On 18 November 2005, the Southern African Development Community Tribunal (SADC Tribunal) was inaugurated. It was established through a protocol which created a regional court to hear disputes of not only SADC member states but also of their citizens. This was a momentous occasion for the Southern Africa region, especially given that a regional court with the power to hear human rights cases is a critical mechanism in the pathway to justice after exhaustion of local remedies. At the time of the SADC Tribunal’s establishment, this type of regional adjudication body, was already available to citizens in the West African region, in the form of the ECOWAS Court and and in the East African region, in the form of the East African Court of Justice.
In August 2014, the Protocol establishing the SADC Tribunal was revised to remove the Tribunal’s power to hear disputes brought by citizens against states and its mandate was restricted to only hear disputes between SADC member States. The SADC Tribunal thus no longer has a human rights jurisdiction, meaning that individuals no longer have direct access to the Tribunal. Without a meaningful regional court, justice and redress will remain elusive for people of the region. Thus in essence, the SADC Heads of State effectively buried the SADC Tribunal when they took away the power of the SADC Tribunal to hear human rights cases. The Tribunal has not been in operation since this time.
SADC is a sub-regional community with ongoing human rights violations without a regional platform to hear these cases. Given the nature of the extent of the human rights situation in the region, the adoption of the revised SADC Tribunal Protocol in 2014, undermines human rights protections, as it limits citizens, civil society organisations and other non-state actors access to the Tribunal.
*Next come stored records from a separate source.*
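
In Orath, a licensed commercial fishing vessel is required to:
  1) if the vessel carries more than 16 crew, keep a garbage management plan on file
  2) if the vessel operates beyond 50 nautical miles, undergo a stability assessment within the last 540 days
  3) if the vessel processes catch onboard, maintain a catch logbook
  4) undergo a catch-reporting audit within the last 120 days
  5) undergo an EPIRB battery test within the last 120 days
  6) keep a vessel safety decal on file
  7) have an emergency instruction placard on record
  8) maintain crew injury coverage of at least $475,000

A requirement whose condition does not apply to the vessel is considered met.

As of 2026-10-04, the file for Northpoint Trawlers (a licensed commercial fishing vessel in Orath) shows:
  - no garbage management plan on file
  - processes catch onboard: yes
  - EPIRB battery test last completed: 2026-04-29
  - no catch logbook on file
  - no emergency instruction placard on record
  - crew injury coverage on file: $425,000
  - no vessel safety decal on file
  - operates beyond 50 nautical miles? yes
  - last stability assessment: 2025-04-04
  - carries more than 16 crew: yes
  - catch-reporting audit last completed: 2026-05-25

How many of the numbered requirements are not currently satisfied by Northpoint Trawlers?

8

1. condition 'carries more than 16 crew' holds; garbage management plan absent → not met
2. condition 'operates beyond 50 nautical miles' holds; stability assessment 548 days ago vs limit 540 → not met
3. condition 'processes catch onboard' holds; catch logbook absent → not met
4. catch-reporting audit 132 days ago vs limit 120 → not met
5. EPIRB battery test 158 days ago vs limit 120 → not met
6. vessel safety decal absent → not met
7. emergency instruction placard absent → not met
8. crew injury coverage $425,000 < $475,000 → not met
Not met: 8 of 8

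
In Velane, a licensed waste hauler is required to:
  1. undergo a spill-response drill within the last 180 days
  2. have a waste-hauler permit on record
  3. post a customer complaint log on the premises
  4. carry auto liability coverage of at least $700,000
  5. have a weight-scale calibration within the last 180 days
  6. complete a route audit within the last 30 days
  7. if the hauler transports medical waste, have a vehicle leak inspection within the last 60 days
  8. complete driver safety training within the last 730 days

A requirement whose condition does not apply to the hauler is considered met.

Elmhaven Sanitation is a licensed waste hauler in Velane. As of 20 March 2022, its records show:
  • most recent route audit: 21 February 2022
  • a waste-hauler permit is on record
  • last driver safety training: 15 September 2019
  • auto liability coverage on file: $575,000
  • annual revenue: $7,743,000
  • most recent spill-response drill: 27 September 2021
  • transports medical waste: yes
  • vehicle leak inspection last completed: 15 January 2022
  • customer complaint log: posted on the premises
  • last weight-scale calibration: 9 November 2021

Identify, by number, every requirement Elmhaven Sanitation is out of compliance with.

1. spill-response drill 174 days ago vs limit 180 → met
2. waste-hauler permit present → met
3. customer complaint log present → met
4. auto liability coverage $575,000 < $700,000 → not met
5. weight-scale calibration 131 days ago vs limit 180 → met
6. route audit 27 days ago vs limit 30 → met
7. condition 'transports medical waste' holds; vehicle leak inspection 64 days ago vs limit 60 → not met
8. driver safety training 917 days ago vs limit 730 → not met
Not met: 4, 7, 8

4, 7, 8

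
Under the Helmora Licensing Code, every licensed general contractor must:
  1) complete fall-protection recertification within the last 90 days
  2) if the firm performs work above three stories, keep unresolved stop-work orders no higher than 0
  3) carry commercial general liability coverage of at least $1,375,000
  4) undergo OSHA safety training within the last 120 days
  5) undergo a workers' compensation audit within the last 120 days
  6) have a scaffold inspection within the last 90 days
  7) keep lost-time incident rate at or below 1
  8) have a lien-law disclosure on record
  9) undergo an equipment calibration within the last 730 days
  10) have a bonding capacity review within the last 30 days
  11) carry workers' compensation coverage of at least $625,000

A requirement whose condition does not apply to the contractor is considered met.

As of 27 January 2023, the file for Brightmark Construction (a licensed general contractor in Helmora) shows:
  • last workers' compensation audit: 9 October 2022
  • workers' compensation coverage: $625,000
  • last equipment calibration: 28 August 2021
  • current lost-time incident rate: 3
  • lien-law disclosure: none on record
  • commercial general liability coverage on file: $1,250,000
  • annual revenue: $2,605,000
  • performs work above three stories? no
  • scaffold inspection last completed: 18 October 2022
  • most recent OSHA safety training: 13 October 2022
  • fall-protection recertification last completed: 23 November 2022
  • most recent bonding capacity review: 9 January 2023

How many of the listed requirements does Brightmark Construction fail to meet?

1. fall-protection recertification 65 days ago vs limit 90 → met
2. condition 'performs work above three stories' does not hold → requirement n/a → met
3. commercial general liability coverage $1,250,000 < $1,375,000 → not met
4. OSHA safety training 106 days ago vs limit 120 → met
5. workers' compensation audit 110 days ago vs limit 120 → met
6. scaffold inspection 101 days ago vs limit 90 → not met
7. lost-time incident rate 3 > 1 → not met
8. lien-law disclosure absent → not met
9. equipment calibration 517 days ago vs limit 730 → met
10. bonding capacity review 18 days ago vs limit 30 → met
11. workers' compensation coverage $625,000 ≥ $625,000 → met
Not met: 4 of 11

4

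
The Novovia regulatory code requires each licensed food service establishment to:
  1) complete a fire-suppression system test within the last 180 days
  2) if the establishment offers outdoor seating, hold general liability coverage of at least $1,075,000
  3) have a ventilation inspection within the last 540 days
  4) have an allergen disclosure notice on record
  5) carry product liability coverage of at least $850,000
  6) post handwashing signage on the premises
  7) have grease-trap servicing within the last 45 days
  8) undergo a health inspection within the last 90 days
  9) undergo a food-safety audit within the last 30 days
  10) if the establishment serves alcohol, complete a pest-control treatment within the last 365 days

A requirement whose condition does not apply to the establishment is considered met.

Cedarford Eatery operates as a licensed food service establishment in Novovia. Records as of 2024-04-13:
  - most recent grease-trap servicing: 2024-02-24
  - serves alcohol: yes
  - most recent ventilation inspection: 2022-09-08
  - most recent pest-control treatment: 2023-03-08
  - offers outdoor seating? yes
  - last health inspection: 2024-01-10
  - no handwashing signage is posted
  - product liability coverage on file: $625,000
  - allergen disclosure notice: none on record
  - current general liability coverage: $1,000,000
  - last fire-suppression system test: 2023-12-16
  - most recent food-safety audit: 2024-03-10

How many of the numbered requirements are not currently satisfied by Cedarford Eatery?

9

1. fire-suppression system test 119 days ago vs limit 180 → met
2. condition 'offers outdoor seating' holds; general liability coverage $1,000,000 < $1,075,000 → not met
3. ventilation inspection 583 days ago vs limit 540 → not met
4. allergen disclosure notice absent → not met
5. product liability coverage $625,000 < $850,000 → not met
6. handwashing signage absent → not met
7. grease-trap servicing 49 days ago vs limit 45 → not met
8. health inspection 94 days ago vs limit 90 → not met
9. food-safety audit 34 days ago vs limit 30 → not met
10. condition 'serves alcohol' holds; pest-control treatment 402 days ago vs limit 365 → not met
Not met: 9 of 10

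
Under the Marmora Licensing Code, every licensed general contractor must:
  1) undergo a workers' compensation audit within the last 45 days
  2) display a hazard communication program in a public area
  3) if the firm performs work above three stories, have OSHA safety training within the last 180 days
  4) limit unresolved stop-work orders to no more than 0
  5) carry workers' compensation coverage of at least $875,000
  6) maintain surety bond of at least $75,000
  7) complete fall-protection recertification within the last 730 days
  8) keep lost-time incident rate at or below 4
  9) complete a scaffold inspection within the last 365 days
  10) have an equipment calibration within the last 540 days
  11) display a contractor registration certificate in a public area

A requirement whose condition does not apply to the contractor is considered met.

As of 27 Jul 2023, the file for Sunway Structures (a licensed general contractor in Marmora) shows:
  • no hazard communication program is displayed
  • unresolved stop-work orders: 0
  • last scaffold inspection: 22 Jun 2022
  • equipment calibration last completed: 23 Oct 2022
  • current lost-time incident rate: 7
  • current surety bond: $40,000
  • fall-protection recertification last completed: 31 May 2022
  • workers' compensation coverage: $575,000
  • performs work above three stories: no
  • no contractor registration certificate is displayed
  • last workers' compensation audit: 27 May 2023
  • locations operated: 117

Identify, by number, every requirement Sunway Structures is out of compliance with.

1. workers' compensation audit 61 days ago vs limit 45 → not met
2. hazard communication program absent → not met
3. condition 'performs work above three stories' does not hold → requirement n/a → met
4. unresolved stop-work orders 0 ≤ 0 → met
5. workers' compensation coverage $575,000 < $875,000 → not met
6. surety bond $40,000 < $75,000 → not met
7. fall-protection recertification 422 days ago vs limit 730 → met
8. lost-time incident rate 7 > 4 → not met
9. scaffold inspection 400 days ago vs limit 365 → not met
10. equipment calibration 277 days ago vs limit 540 → met
11. contractor registration certificate absent → not met
Not met: 1, 2, 5, 6, 8, 9, 11

1, 2, 5, 6, 8, 9, 11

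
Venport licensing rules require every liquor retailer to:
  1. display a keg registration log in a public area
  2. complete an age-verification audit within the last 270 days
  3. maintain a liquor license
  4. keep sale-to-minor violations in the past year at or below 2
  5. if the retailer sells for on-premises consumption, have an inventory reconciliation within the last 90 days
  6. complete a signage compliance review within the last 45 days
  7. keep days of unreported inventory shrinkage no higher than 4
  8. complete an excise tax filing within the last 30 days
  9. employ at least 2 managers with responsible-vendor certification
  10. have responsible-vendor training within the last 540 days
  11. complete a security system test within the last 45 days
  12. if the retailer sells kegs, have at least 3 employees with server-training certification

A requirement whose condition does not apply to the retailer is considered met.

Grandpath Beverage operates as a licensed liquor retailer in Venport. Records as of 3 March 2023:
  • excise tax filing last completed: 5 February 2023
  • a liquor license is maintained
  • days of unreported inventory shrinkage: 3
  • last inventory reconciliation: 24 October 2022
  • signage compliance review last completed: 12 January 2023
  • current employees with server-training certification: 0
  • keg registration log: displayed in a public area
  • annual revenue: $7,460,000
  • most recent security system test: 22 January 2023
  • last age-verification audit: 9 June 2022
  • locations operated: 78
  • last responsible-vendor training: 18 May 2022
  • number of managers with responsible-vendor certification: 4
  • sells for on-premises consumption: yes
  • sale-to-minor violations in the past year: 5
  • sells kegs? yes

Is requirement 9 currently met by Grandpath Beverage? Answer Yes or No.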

Given that fact that the SADC Tribunal was designed to be a fair impartial court where citizens could hold their governments accountable and seek redress for the violation of their rights, in agreeing to the revised Protocol, and removing a forum for individual access to justice in the region, the SADC Heads of State are responsible for removing a measure of acess to justice for their citizens. There have been attempts by three law societies and bar associations to challenge the adoption of the 2014 protocol. These were in South Africa, Tanzania and Mozambique.
In the case of Law Society of South Africa and others v The President of the Republic of South Africa and others the Law Society challenged former President, Jacob Zuma’s participation in the suspension of the SADC Tribunal. In its decision, handed down on 11 December 2018, the Constitutional Court held that the President’s participation in the decision-making process and his own decision to suspend the operations of the SADC Tribunal was unconstitutional, unlawful and irrational, and the Court directed the current sitting President to withdraw his signature from the 2014 Protocol. This judgment led to current President Cyril Ramaphosa, officially informing SADC of South Africa’s decision to withdraw its signature, and this was noted in the communique of the 39th SADC Summit of Heads of State and Government in August 2019.
The decision of the Constitutional Court was closely followed by a decision of the High Court of the United Republic of Tanzania which, on 4 June 2019, found that Tanzania had violated its obligations under the SADC Treaty by participating in the suspension of the Tribunal and replacing the SADC Tribunal Protocol with a new Protocol contrary to the SADC Treaty. The Tanzania High Court emphasised that, the “suspension of the operations of the SADC Tribunal; and failure or refusal to appoint judges contrary to the clear Treaty provisions, was inimical to the Rule of Law as a foundational principle inherent to the legitimacy of the community; and as expressly entrenched in the [SADC] Treaty.”
While South Africa has taken progressive steps towards the reinstatement of the Tribunal, Tanzania is yet to withdraw its signature. There also needs to be consensus from other SADC member states to ensure that the Tribunal is reinstated. These countries include: Malawi, Zimbabwe, Democratic Republic of the Congo, Lesotho, Mozambique, Namibia, and Zambia who all signed the 2014 Protocol and who also need to review their position and take a decision to withdraw their signatures.
Therefore, on the week of the anniversary of the inauguration of the SADC Tribunal, we once again call on member states that have signed the revised SADC Tribunal Protocol, to withdraw their signatures from the revised Protocol, as it violates and runs counter to the spirit and principles of the SADC Treaty. We further call on those who have not signed the Protocol to refrain from signing, and to advocate for an inclusive Tribunal that will serve the needs of the people of SADC. Most importantly, we call for an effective regional court which promotes and protects human rights, the rule of law, democracy and public participation.